Recently, Willis Towers Watson partnered with the World Economic Forum’s Climate Governance Initiative to publish a 34-page guidebook on whether and how to use executive compensation incentives as part of strategic climate transition plans. The guidebook looks at director and investor views, case studies, and pros and cons of environmental-based incentive compensation. It also offers a “design spectrum” (pg. 16) and principles to consider when selecting metrics (pg. 17).
The guidebook recommends a six-step cycle for using executive pay to accomplish “net zero” goals:
1. Align climate priorities with business strategy. Incorporate clear organizational climate priorities into the fabric of the company’s enterprise risk and opportunities framework.
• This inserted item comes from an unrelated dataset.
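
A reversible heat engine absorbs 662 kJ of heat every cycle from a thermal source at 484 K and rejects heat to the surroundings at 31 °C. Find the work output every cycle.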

2. Climate goals tied to the net zero vision. Articulate a clear net zero vision by 2050 (or earlier) and set short-, medium- and long-term milestones toward the vision.
3. Select the right metrics. Considering company’s net zero vision/milestones and incentive design, determine the right climate metrics.
4. Fit-for-purpose incentive design. Reference market practice and the company’s own climate objectives to finalize the incentive design mechanism and formula.
5. Tell the story with disclosures. Design and metrics selection should be disclosed clearly, aligned with business strategy and other climate and ESG disclosures.
6. Evolve and learn over time. Review effectiveness and adjust design, metric(s) and goal(s) over time.